From the beginning until 1945
Not having access to television, people living in the first half of the 20th century relied on documentary films screened in cinemas as their window on events around the world. Demand for reliable and animated sources of information was so great that dedicated cinemas started up specialized in the genre. Films screened here and all moving images made with a non-fiction purpose in mind are today among the most valuable and popular documents with a capacity to accurately evoke the daily events of rapid historical change from the past century. Unfortunately, much has been lost, with the greatest gaps being products from the early decades, while copies of many of the documentary recordings of World War II are only now being added to the archive.
Documentary films as a genre became more commonly produced from the 1920s-30s. Very few documentaries on Hungarian subjects (which literature of the day termed documentary recordings or factual films) have survived from the earliest period. The very oldest historical recordings preserved in our archive – including, for example, processions in the Millennium celebrations of 1896, the coronation of the last Hungarian king, Charles IV, or the return of the ashes of Ferenc Rákóczi – are among the most revered pieces in the national film collection. Newsreels starting in the 1910s also gave impetus to the establishment and differentiation of non-fictional genres. Non-fiction, educational works, known as ‘culture films’ in the period prior to the outbreak of World War II, also represent an interesting field of documentary films. The approximately 1200 items of Hungarian non-fiction films that come to us from the first half of the 20th century cover documentary films that have survived in their entirety, in fragments, rushes used as working footage, as well as yet unidentified frames.
The mapping of the age of silent films is incomplete the world over, thus we only know about documentary films made in Hungary from partial documentation and what films that have survived, frequently in a fragmentary state, tell us about themselves and the circumstances in which they were made. The systematic collection concentrated in a single place of movie material produced by various production companies started in 1949, thus only a thin slice of them weathered the two global conflicts.

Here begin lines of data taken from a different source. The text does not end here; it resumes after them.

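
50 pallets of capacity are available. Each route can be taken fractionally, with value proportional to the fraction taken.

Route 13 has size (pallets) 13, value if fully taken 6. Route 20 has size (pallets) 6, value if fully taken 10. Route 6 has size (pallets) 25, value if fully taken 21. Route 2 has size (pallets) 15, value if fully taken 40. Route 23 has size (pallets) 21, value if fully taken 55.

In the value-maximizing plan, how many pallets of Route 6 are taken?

8

Sort by value density: Route 2 40/15≈2.67, Route 23 55/21≈2.62, Route 20 10/6≈1.67, Route 6 21/25≈0.84, Route 13 6/13≈0.462.
Take all of Route 2 (15 pallets, value 40) ; 35 pallets left.
All 21 pallets of Route 23 fit (value 55) ; 14 remain.
Route 20: take in full, 6 pallets for value 10 ; 8 left.
Fill the last 8 pallets with part of Route 6: 8/25 of it earns 6.72.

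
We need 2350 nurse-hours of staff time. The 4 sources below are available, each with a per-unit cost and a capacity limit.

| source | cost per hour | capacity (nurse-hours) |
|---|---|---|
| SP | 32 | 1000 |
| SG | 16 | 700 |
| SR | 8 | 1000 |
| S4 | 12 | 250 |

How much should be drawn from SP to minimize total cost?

Use sources in increasing cost order.
SR (8): use full 1000 → 1350 nurse-hours to go.
S4 at 12: take all 250 nurse-hours → 1100 still needed.
SG at 16: take all 700 nurse-hours → 400 still needed.
SP at 32: take 400 of its 1000 → requirement met.

400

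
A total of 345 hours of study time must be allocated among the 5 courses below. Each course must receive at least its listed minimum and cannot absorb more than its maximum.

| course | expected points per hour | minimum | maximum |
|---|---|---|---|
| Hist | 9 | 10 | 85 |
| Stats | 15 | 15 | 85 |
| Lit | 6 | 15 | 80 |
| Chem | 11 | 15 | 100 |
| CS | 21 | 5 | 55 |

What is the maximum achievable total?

4415

Meeting every minimum uses 10+15+15+15+5 = 60 hours, leaving 285.
Rank by expected points per hour: CS 21 > Stats 15 > Chem 11 > Hist 9 > Lit 6.
CS: +50 to 55 (cap) ; 235 left.
Stats takes 70 more to reach its cap of 85 ; 165 left.
Give Chem 85 more to hit its cap of 100 ; 80 left.
Give Hist 75 more to hit its cap of 85 ; 5 left.
Lit: +5 (room for 65) → 20. Pool exhausted.
Total = 9×85 + 15×85 + 6×20 + 11×100 + 21×55 = 4415.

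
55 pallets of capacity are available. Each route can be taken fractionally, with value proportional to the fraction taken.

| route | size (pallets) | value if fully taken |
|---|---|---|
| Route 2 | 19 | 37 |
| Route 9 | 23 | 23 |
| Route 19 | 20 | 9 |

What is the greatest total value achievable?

65.85

Best value per unit of size first: Route 2 37/19≈1.95, Route 9 23/23≈1, Route 19 9/20≈0.45.
Take all of Route 2 (19 pallets, value 37) — 36 pallets left.
Take all of Route 9 (23 pallets, value 23) — 13 pallets left.
13 pallets left: a 13/20 share of Route 19 gives 9×13/20 = 5.85.
Total value = 65.85.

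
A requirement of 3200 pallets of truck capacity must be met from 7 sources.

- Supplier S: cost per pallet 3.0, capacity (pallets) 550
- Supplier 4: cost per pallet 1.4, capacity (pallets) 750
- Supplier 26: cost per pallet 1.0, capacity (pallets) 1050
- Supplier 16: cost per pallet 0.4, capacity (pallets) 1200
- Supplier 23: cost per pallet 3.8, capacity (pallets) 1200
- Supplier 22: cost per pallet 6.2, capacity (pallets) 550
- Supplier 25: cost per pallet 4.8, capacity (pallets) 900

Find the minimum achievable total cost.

3180

Cheapest first:
Supplier 16 at 0.4: take all 1200 pallets ; 2000 still needed.
Take 1050 from Supplier 26 at 1.0 ; need 950 more.
Supplier 4 (1.4): use full 750 ; 200 pallets to go.
Supplier S at 3.0: take 200 of its 550 ; requirement met.
Supplier 23, Supplier 25, Supplier 22: unused.
Cost = 1200×0.4 + 1050×1.0 + 750×1.4 + 200×3.0 = 3180.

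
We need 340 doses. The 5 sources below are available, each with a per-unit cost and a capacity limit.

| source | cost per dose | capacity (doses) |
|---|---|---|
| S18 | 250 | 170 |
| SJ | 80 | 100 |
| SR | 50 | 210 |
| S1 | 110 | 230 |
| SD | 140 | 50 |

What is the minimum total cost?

21800

Fill from the cheapest source first.
SR (50): use full 210 ; 130 doses to go.
SJ (80): use full 100 ; 30 doses to go.
Take 30 from S1 at 110 to finish.
SD, S18: unused.
Cost = 210×50 + 100×80 + 30×110 = 21800.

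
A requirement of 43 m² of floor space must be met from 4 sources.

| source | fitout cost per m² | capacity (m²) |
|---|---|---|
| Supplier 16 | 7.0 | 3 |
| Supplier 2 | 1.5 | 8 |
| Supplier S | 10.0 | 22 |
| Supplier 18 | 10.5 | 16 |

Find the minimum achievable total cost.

358

Fill from the cheapest source first.
Supplier 2 at 1.5: take all 8 m² — 35 still needed.
Supplier 16 at 7.0: take all 3 m² — 32 still needed.
Supplier S (10.0): use full 22 — 10 m² to go.
Supplier 18 (10.5): take the remaining 10 — done.
Cost = 8×1.5 + 3×7.0 + 22×10.0 + 10×10.5 = 358.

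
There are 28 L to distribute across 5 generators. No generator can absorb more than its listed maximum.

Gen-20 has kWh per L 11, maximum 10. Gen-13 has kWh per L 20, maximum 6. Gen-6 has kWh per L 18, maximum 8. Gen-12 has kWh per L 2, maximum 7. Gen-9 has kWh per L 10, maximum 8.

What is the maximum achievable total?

Highest kWh per L first: Gen-13 20 > Gen-6 18 > Gen-20 11 > Gen-9 10 > Gen-12 2.
Gen-13: +6 to 6 (cap) → 22 left.
Gen-6 takes 8 to reach its cap of 8 → 14 left.
Gen-20 takes 10 to reach its cap of 10 → 4 left.
Only 4 left; Gen-9 takes them to reach 4.
Total = 11×10 + 20×6 + 18×8 + 10×4 = 414.

414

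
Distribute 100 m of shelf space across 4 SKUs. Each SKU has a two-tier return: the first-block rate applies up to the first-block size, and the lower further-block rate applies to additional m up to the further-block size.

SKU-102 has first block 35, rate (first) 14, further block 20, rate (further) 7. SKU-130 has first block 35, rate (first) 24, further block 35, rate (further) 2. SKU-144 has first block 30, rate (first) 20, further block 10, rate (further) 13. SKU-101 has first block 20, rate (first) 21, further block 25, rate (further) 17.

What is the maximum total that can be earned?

2115

Order all 8 blocks by rate: SKU-130/first 24 > SKU-101/first 21 > SKU-144/first 20 > SKU-101/second 17 > SKU-102/first 14 > SKU-144/second 13 > SKU-102/second 7 > SKU-130/second 2.
SKU-130 first at 24: fill all 35 → 65 left.
Fill SKU-101 first block (20 at 21) → 45 left.
SKU-144/first (20): +30 → 15 left.
SKU-101/second: +15 of 25 at 17; pool empty.
Total = 24×35 + 21×20 + 20×30 + 17×15 = 2115.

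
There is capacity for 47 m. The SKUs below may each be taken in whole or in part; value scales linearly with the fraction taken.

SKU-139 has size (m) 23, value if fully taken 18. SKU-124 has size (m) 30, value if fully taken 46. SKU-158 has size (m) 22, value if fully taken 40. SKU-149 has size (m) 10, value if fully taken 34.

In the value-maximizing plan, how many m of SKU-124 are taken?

Best value per unit of size first: SKU-149 34/10≈3.4, SKU-158 40/22≈1.82, SKU-124 46/30≈1.53, SKU-139 18/23≈0.783.
SKU-149: take in full, 10 m for value 34 ; 37 left.
All 22 m of SKU-158 fit (value 40) ; 15 remain.
Fill the last 15 m with part of SKU-124: 15/30 of it earns 23.

15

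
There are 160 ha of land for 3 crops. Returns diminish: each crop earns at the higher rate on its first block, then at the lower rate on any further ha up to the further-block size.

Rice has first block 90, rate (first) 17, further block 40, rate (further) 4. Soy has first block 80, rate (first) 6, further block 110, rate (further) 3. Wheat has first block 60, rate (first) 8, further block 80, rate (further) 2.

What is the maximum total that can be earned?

2070

Rank every tier by rate: Rice/first 17 > Wheat/first 8 > Soy/first 6 > Rice/second 4 > Soy/second 3 > Wheat/second 2.
Rice/first (17): +90 — 70 left.
Wheat/first (8): +60 — 10 left.
10 remain; put them into Soy first at 6.
Total = 17×90 + 8×60 + 6×10 = 2070.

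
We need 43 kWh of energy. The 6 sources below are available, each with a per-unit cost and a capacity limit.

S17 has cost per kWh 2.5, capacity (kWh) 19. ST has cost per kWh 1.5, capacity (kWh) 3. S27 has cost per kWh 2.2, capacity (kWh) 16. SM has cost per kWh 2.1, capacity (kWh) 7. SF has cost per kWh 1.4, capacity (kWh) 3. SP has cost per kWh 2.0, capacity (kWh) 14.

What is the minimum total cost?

86.6

Fill from the cheapest source first.
Take 3 from SF at 1.4 → need 40 more.
ST at 1.5: take all 3 kWh → 37 still needed.
SP (2.0): use full 14 → 23 kWh to go.
Take 7 from SM at 2.1 → need 16 more.
S27 (2.2): use full 16 → 0 kWh to go.
S17: unused.
Cost = 3×1.4 + 3×1.5 + 14×2.0 + 7×2.1 + 16×2.2 = 86.6.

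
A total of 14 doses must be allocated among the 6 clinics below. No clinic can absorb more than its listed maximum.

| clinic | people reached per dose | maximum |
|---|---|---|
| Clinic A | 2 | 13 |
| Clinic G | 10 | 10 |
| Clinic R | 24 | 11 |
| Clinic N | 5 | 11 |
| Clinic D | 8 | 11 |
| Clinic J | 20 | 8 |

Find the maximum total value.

324

Order the clinics by people reached per dose: Clinic R 24 > Clinic J 20 > Clinic G 10 > Clinic D 8 > Clinic N 5 > Clinic A 2.
Clinic R: +11 to 11 (cap) → 3 left.
Clinic J has room for 8 but only 3 remain, so it gets 3.
Total = 24×11 + 20×3 = 324.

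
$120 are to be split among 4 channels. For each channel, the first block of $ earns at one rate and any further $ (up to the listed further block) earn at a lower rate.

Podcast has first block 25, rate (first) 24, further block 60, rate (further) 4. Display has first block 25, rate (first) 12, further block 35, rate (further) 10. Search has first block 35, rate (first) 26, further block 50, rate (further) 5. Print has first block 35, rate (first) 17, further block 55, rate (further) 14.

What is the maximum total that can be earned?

Rank every tier by rate: Search/first 26 > Podcast/first 24 > Print/first 17 > Print/second 14 > Display/first 12 > Display/second 10 > Search/second 5 > Podcast/second 4.
Search first at 26: fill all 35 → 85 left.
Podcast/first (24): +25 → 60 left.
Print/first (17): +35 → 25 left.
Print/second: +25 of 55 at 14; pool empty.
Total = 26×35 + 24×25 + 17×35 + 14×25 = 2455.

2455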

The preservation and salvage of our film material dating from the first two decades of the 20th century is highly demanding work. The majority of films are, given their age, virtually unique, irreplaceable works, yet these are the very recordings that demand the most attentive restoration. The two great newsreels forming the core of the collection, Az Est Filmek and Vörös Riport Filmek, have already been restored. The fruit of several decades of persistent research and conservation work means that we have now reached the point where all our pre-1920 documentary films can be found in the archive as carefully prepared copies on safety, that is, non-flammable, film. The transfer of other pre-war film to safety material is ongoing.